The first phase, a new administrative building and the first lab, both near the ethanol plant, could start in October or November, Watson said. Direct jobs created by the expansion will be six to 10, project documents said. Indirect construction jobs could be more than 40, Watson said. The company employs about 783, with about 221 in Warren County.

Supervisors and the Vicksburg Board of Mayor and Aldermen supported a fee-in-lieu of property taxes once the investments hits $100 million, expected in 2014, according to documents approved by each board. Once in effect, the fee equals one-third of real and personal property taxes for 10 years. Board attorneys for the city and county did not see the proposals until late Friday. Hence, the city approved the deal pending more legal review.

The deal is structured much like a fee-in-lieu intent approved for Ergon in 2006 for the ethanol plant. Details worked out four years later once construction costs hit $100 million had the company paying one-third the assessed value of the facility it runs with Bunge North American. The fraction worked out to $80.7 million instead of the full assessment. In August, county officials discovered about $13 million tied to the plant’s personal property, or inventory not fixed to land, was assessed twice by mistake but wasn’t taken off the tax rolls until after the 2011-12 budget was set.

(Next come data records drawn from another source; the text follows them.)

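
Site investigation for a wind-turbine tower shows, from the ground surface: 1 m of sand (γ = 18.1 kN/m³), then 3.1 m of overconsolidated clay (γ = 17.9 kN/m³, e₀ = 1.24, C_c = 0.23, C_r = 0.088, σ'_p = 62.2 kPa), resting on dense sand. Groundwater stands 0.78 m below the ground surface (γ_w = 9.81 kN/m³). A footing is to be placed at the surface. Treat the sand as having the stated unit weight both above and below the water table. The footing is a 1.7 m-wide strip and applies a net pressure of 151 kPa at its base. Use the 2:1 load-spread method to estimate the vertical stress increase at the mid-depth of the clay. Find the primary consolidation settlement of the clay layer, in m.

Mid-depth of clay below the ground surface: z = 1 + 3.1/2 = 2.55 m.
Total vertical stress at mid-clay: σ_v = 18.1×1 + 17.9×1.55 = 45.845 kPa.
Pore pressure: u = 9.81×(2.55 − 0.78) = 17.364 kPa.
Initial effective stress: σ'_0 = σ_v − u = 45.845 − 17.364 = 28.481 kPa.
Stress increase at mid-clay by the 2:1 spreading method:
Δσ = qB/(B+z) = 151×1.7/(1.7+2.55) = 60.4 kPa
Final effective stress: σ'_f = 28.481 + 60.4 = 88.881 kPa.
σ'_f = 88.881 > σ'_p = 62.2 kPa, so the stress path crosses the preconsolidation pressure — recompression up to σ'_p, then virgin compression beyond:
S_c = H/(1+e₀)·[C_r·log₁₀(σ'_p/σ'_0) + C_c·log₁₀(σ'_f/σ'_p)]
    = 3.1/2.24 × [0.088×log₁₀(62.2/28.481) + 0.23×log₁₀(88.881/62.2)]
    = 1.3839 × [0.029853 + 0.035654] = 0.09066 m

S_c ≈ 0.0907 m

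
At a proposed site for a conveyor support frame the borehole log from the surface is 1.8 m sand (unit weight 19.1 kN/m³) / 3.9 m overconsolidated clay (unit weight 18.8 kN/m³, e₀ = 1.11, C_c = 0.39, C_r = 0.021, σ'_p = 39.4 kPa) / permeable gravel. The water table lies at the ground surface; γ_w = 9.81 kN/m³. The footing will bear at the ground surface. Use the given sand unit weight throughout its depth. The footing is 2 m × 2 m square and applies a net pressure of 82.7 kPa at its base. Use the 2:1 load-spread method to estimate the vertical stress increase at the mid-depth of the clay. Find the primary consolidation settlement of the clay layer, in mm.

Mid-depth of clay below the ground surface: z = 1.8 + 3.9/2 = 3.75 m.
Total vertical stress at mid-clay: σ_v = 19.1×1.8 + 18.8×1.95 = 71.04 kPa.
Pore pressure: u = 9.81×(3.75 − 0) = 36.788 kPa.
Initial effective stress: σ'_0 = σ_v − u = 71.04 − 36.788 = 34.252 kPa.
Stress increase at mid-clay by the 2:1 spreading method:
Δσ = qBL/((B+z)(L+z)) = 82.7×2×2/((2+3.75)(2+3.75)) = 10.005 kPa
Final effective stress: σ'_f = 34.252 + 10.005 = 44.257 kPa.
σ'_f = 44.257 > σ'_p = 39.4 kPa, so the stress path crosses the preconsolidation pressure — recompression up to σ'_p, then virgin compression beyond:
S_c = H/(1+e₀)·[C_r·log₁₀(σ'_p/σ'_0) + C_c·log₁₀(σ'_f/σ'_p)]
    = 3.9/2.11 × [0.021×log₁₀(39.4/34.252) + 0.39×log₁₀(44.257/39.4)]
    = 1.8483 × [0.001277 + 0.019689] = 0.03875 m

S_c ≈ 38.8 mm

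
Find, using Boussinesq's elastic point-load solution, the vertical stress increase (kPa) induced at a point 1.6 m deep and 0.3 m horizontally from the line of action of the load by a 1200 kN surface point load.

Boussinesq vertical stress below a point load on an elastic half-space:
Δσ_z = 3P/(2πz²) · [1 + (r/z)²]^(−5/2)
r/z = 0.3/1.6 = 0.1875; [1+(r/z)²]^(−5/2) = 0.91724.
Δσ_z = 3×1200/(2π×1.6²) × 0.91724 = 223.81 × 0.91724 = 205.3 kPa

Δσ_z ≈ 205 kPa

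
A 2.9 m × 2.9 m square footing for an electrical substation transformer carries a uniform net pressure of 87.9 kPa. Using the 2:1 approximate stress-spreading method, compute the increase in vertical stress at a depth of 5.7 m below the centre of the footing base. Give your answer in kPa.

By the 2:1 method the load spreads at 1 horizontal : 2 vertical, so at depth z the loaded area has grown by z in each plan dimension:
Δσ = qBL/((B+z)(L+z)) = 87.9×2.9×2.9/((2.9+5.7)(2.9+5.7)) = 9.9951 kPa

Δσ_z ≈ 10 kPa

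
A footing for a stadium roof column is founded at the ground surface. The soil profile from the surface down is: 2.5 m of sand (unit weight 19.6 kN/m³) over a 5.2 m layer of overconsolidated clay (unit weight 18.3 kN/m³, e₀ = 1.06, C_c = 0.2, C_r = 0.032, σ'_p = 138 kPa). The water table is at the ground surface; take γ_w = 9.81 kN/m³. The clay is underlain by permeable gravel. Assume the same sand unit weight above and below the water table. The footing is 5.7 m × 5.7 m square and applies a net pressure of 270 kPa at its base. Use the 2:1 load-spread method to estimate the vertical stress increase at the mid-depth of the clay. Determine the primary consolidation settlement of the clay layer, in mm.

S_c ≈ 33.7 mm

Mid-depth of clay below the ground surface: z = 2.5 + 5.2/2 = 5.1 m.
Total vertical stress at mid-clay: σ_v = 19.6×2.5 + 18.3×2.6 = 96.58 kPa.
Pore pressure: u = 9.81×(5.1 − 0) = 50.031 kPa.
Initial effective stress: σ'_0 = σ_v − u = 96.58 − 50.031 = 46.549 kPa.
Stress increase at mid-clay by the 2:1 spreading method:
Δσ = qBL/((B+z)(L+z)) = 270×5.7×5.7/((5.7+5.1)(5.7+5.1)) = 75.208 kPa
Final effective stress: σ'_f = 46.549 + 75.208 = 121.76 kPa.
σ'_f = 121.76 ≤ σ'_p = 138 kPa, so the clay remains overconsolidated and only the recompression index applies:
S_c = C_r·H/(1+e₀)·log₁₀(σ'_f/σ'_0) = 0.032×5.2/2.06×log₁₀(121.76/46.549)
    = 0.080778 × 0.41759 = 0.03373 m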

It differs in the timing. Documents approved Monday spell out a faster track without the company having to spend $100 million first. Watson said the company needed to nail down the lower tax before it broke ground.

“It’s shovel-ready and it’s a phased project,” he said.

District 3 Supervisor Charles Selmon was the lone supervisor to raise a concern, saying the notice of the deal was too short for county officials, including the tax collector and tax assessor. The final vote was unanimous in support of the fee-in-lieu agreement.

“I don’t have a problem voting for it,” Selmon said. “But, I think it’s just that the tax assessor and tax collector need to know what’s going on.”